Deficit set for a record
By the end of May the deficit had reached $64.9 billion and you can bet that June has only added to the red ink given the trajectory was a budget deteriorating against forecasts by almost $1 billion a day.
In contrast, the previous record Budget deficit was $54.5 billion, set in 2009-10 in the wake of the global financial crisis.
It is not hard to see why the Budget projections collapsed so spectacularly, with the response to the pandemic slashing revenue while dramatically boosting spending.
All revenue lines smashed by pandemic
Personal income tax, which is by far the biggest single contributor to the government coffers, was $5 billion below projections at the end of May.
That is understandable given the large number of people who became unemployed and relied on either the JobKeeper or JobSeeker payments.
Company tax collections were also slammed – dropping almost $10 billion behind the government’s forecasts – a number that is expected to increase once companies begin to offset their tax bills with losses incurred near the end of the financial year.
Everywhere else you look on the revenue side it is a similar story – superannuation taxes are $1.4 billion below forecast, customs duties are $930 million below and excise revenue is $600 million below.
The pain will certainly also be shared by the State governments and territories with the GST revenue that they share running about $4.9 billion below forecasts.
Spending much higher than forecast
On the spending side, the Government has been forced to rapidly ramp up payments in an attempt to reduce the impact of the recession on the country and also on the long-term outlook for the Budget, which relies on keeping as many people employed as possible.

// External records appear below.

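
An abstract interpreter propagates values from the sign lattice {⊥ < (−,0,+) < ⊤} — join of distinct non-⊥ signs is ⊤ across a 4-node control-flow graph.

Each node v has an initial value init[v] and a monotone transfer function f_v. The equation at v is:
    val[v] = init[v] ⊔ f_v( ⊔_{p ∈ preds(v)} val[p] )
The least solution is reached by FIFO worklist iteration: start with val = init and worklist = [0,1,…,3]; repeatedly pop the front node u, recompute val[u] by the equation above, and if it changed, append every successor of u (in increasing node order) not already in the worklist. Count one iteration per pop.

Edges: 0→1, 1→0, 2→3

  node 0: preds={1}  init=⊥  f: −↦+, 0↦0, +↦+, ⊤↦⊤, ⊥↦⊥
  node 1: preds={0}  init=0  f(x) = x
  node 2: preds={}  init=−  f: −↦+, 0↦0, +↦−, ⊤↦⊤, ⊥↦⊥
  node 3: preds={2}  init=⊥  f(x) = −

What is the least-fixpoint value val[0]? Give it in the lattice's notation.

0

Worklist (4 pops):
  #1 pop 0: in=0 → 0 (was ⊥); enqueue []
  #2 pop 1: in=0 → 0 (no change)
  #3 pop 2: in=⊥ → − (no change)
  #4 pop 3: in=− → − (was ⊥); enqueue []

Fixpoint:
  val[0] = 0
  val[1] = 0
  val[2] = −
  val[3] = −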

It depends on which economist is your favourite forecaster but many are predicting that the Federal Government will have to ramp up spending even further in 2020-21.
They think that income support measures will need to be greatly extended for some industries such as aviation and new forms of stimulus payments implemented to bring the economy back to health.

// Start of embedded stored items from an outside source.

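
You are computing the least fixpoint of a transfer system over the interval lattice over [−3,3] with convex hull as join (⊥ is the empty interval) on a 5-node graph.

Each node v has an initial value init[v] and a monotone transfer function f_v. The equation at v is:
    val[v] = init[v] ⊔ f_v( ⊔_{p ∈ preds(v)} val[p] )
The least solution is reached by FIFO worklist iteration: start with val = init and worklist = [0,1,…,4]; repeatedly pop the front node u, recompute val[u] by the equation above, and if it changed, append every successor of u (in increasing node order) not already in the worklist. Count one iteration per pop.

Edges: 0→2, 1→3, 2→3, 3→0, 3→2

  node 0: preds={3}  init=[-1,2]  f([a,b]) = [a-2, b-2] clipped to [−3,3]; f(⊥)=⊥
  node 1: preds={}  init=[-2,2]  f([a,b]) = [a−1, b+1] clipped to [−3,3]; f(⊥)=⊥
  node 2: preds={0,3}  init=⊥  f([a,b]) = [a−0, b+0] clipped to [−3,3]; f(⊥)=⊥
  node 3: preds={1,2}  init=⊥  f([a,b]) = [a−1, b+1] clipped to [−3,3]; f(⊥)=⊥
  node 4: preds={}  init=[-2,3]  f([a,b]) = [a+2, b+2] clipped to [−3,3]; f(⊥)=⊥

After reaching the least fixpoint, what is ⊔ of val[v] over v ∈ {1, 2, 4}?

Trace (8 dequeues):
  [1] u=0 | in ⊥ | out [-1,2] | ==
  [2] u=1 | in ⊥ | out [-2,2] | ==
  [3] u=2 | in [-1,2] | out [-1,2] | prev ⊥ | push {}
  [4] u=3 | in [-2,2] | out [-3,3] | prev ⊥ | push {0,2}
  [5] u=4 | in ⊥ | out [-2,3] | ==
  [6] u=0 | in [-3,3] | out [-3,2] | prev [-1,2] | push {}
  [7] u=2 | in [-3,3] | out [-3,3] | prev [-1,2] | push {3}
  [8] u=3 | in [-3,3] | out [-3,3] | ==

Converged values:
  [0] [-3,2]
  [1] [-2,2]
  [2] [-3,3]
  [3] [-3,3]
  [4] [-2,3]

[-3,3]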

Government spending to the end of May was estimated to be $32.9 billion ahead of expectations, with social security and welfare spending reaching a staggering $176.9 billion – swallowing up almost the entire spending forecast on its own.
As expected, JobKeeper and JobSeeker are costing billions of dollars each month that were not part of the original Budget projections.

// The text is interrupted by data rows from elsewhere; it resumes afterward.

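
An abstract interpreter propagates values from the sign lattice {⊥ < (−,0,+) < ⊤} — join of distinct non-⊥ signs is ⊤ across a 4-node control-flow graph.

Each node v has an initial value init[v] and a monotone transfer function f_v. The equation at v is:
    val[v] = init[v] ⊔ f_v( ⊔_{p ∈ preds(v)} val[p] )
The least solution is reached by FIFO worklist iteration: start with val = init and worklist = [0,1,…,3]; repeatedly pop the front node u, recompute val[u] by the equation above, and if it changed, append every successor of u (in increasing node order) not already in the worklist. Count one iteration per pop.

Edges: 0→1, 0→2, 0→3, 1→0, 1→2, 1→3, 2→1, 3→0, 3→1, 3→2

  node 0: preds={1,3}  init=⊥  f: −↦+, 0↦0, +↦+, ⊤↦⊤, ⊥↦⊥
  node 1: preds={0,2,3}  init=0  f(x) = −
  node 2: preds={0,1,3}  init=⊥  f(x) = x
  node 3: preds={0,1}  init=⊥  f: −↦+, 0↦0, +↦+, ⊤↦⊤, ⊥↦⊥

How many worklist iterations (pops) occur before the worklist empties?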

Debt rising fast and will be with us a long time
As you would expect, the combination of failing revenue and runaway spending has resulted in a boost to government debt with total government liabilities at $1.3 trillion by the end of May – $300 billion higher than expected.
Net debt has hit a record $463.7 billion compared to $373.6 billion in the previous financial year, virtually destroying the Morrison Government’s stated aim of clearing all government debt by the end of the decade.
The Finance Department numbers are sobering but few are arguing that the Federal Government has been spending too much – indeed much of the economic commentary is urging them to ramp up spending now that interest rates have effectively reached their lower limit and the economy still needs stimulus.
The key to how the Federal Government will react to such calls will be announced by Treasurer Frydenberg in an economic update in late July, with the 2020-21 budget now due to be released in early October.